Isto não impediu que não chegasse aos cinemas com o selo do festival e se a irregularidade pela qual François Ozon é conhecido nos faz esperar dele tanto o melhor como o pior, com “Verão de 85” chegamos ao limite dos autores que é a invocação de um saudosismo "proustiano". E ainda que o filme se fique por "temperaturas amenas", pelo menos conseguimos permanecer… um pouco mais descansados com o realizador.
Uma fotografia granulada da responsabilidade de Hichame Alaouie serve de alicerce a todo um exercício de descobertas emocionais em tenras idades com uma específica reconstituição temporal que é um verdadeiro truque de ilusionismo: o de converter aquilo que é “piroso” em verdadeiros "tours de force "das suas personagens (e não estamos apenas a pensar no “Sailing” de Rod Stewart como parte de uma dança fúnebre transformada em despedidas de amores angustiados).
Neste cinema em desuso, desde logo com o início umbiguista, o espectador é enganado com uma revelação: “Eu cometi um crime”.
"Mas qual crime?", perguntarão os espectadores perante a narrativa pedante e a miopia emocional com que o protagonista Alexis (Félix Lefebvre) nos aflige, sempre relembrando as suas ambições para com a literatura.

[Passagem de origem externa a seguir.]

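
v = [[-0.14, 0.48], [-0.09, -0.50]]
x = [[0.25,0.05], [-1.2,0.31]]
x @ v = [[-0.04, 0.1], [0.14, -0.73]]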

De facto, François Ozon é filho de um cinema francês cada vez mais órfão dos seus heróis. Em “Verão de 85”, a sua câmara aponta aos devaneios materializados anteriormente assinados por François Truffaut - os desejos que projetamos em “outros”, sejam animados ou inanimados.
Desta feita, o suposto filme-primo de “Chama-me Pelo Teu Nome” (aqui trocando o fluvial pelo balear, mas sempre focado no seu bucolismo) afasta-se das etiquetas de cópia à francesa para incidir, como sempre em território de Ozon, nas causas dos autores que ele admira, já que não é verdadeiramente original no que faz.
Há momentos, e não são poucos, dignos de nota devido à sua delicadeza e espiritualidade com as memórias passadas: "Verão de 85" acaba por ser um passo adiante se for comparado com trabalhos anteriores, que iam do académico (“Graça a Deus”) ao estilizado lascivo (“O Amante Duplo”), condensando um trabalho ambicioso e resumido num certa tendência de cinema autoral do celebrado realizador de "Sob a Areia", "8 Mulheres", "Swimming Pool" ou "Dentro de Casa".
E sim … “Sailing” faz figura, num ápice, transformado num "single" terminal deste romance mórbido com rasgos de desafiar o seu próprio (e pequeno) mundo.